Although the pistol was a small .22 caliber, Joey saw what it did to tin cans and cantaloupes. He knew Duke would not have kept it under the bed to protect his family if it didn’t carry enough punch to get the job done. He looked down at the ivory handle and traced a finger down the black steel barrel. Joey grabbed it from the case and brought both hands up, aiming the gun at the mirror on the wall like one of those detectives from TV. He set the gun down on the shag carpet and removed the box of shells tucked inside the cedar case. Joey flipped the chamber open and grabbed three shells from the case. As he slid the first one inside, the doorbell rang. Joey ran to the door and yanked it open to see Todd on the front step.
“Got it?”
“Of course. I know all of Duke’s hiding places. At least this time I d
idn’t have to fish the key out of the toilet tank.”
Todd smiled and stepped inside, pushing the door shut behind him. Joey turned the deadbolt and took a quick glance out of the living room window to make sure the driveway remained empty.
“What time are they coming home?” Todd asked.
“Later. I don’t know.”
Todd shrugged and gasped, stumped by such an answer. “Well, what the fuck? One hour, three hours?”

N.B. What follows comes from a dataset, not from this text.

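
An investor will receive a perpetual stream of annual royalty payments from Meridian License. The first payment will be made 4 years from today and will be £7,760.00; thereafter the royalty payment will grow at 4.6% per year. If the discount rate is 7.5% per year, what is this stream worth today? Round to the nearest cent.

Value at end of year 3: C₁ / (r − g) = £7,760.00 / (0.075 − 0.046) = £267,586.2069
Discount to today: PV = £267,586.2069 / (1 + 0.075)^3 = £267,586.2069 / 1.242297 = £215,396.35

£215396.35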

Joey shrugged and looked at Todd without a word.
“Okay. Guess we do this now and hope Duke doesn’t come home while we’re fondling his pistol.”
The boys laughed at the double entendre before heading down the hallway to Joey’s room. Joey held his hand out to Todd, the gun sitting in his palm like a glistening onyx monster.
“You got shells?”
“A box,” Joey said.
“We only need one. Unless of course you grew a set of balls today.”

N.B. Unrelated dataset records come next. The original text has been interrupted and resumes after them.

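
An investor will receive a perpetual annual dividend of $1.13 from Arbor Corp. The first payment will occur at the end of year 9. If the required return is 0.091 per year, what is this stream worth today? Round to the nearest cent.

$6.19

Value at end of year 8: C / r = $1.13 / 0.091 = $12.4176
Discount to today: PV = $12.4176 / (1 + 0.091)^8 = $12.4176 / 2.007234 = $6.19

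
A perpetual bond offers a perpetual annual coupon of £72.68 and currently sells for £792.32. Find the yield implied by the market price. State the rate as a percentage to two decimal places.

9.17%

P = C/r ⇒ r = C/P = £72.68/£792.32 = 0.091731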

“Let’s start with one,” Joey said.
Todd smiled and grabbed the grip. He flipped the gun sideways and spun the chamber while the metal clicked through, spilling the musky scent of oil into the air.
“Gotta give it to your old man. Duke really takes care of this thing.”
Joey smiled, unsure whether to feel pride or guilt at the fact he and Todd were handling his father’s most cherished, and most dangerous, possession.
“I need to wipe it down and clean it up before we put it back or he’ll kick my ass.”
Todd shook his head, holding the pistol up and aiming it at the women adorning Joey’s walls.
“So how’s it go?” Joey asked.
“Put one in, spin, pull it. Ain’t complicated. We go a few rounds and then I kick your ass at NFL Madden.”
Joey laughed at Todd, knowing he’d never lose at video game football. Joey could get those virtual players to obey his command with fingers that glided across the buttons.
“Who starts?” Joey asked. He felt a tingle in his stomach and his mouth went dry. “You or me?”
“Slow down, cowboy,” Todd said. “There are only two horses in this here rodeo.”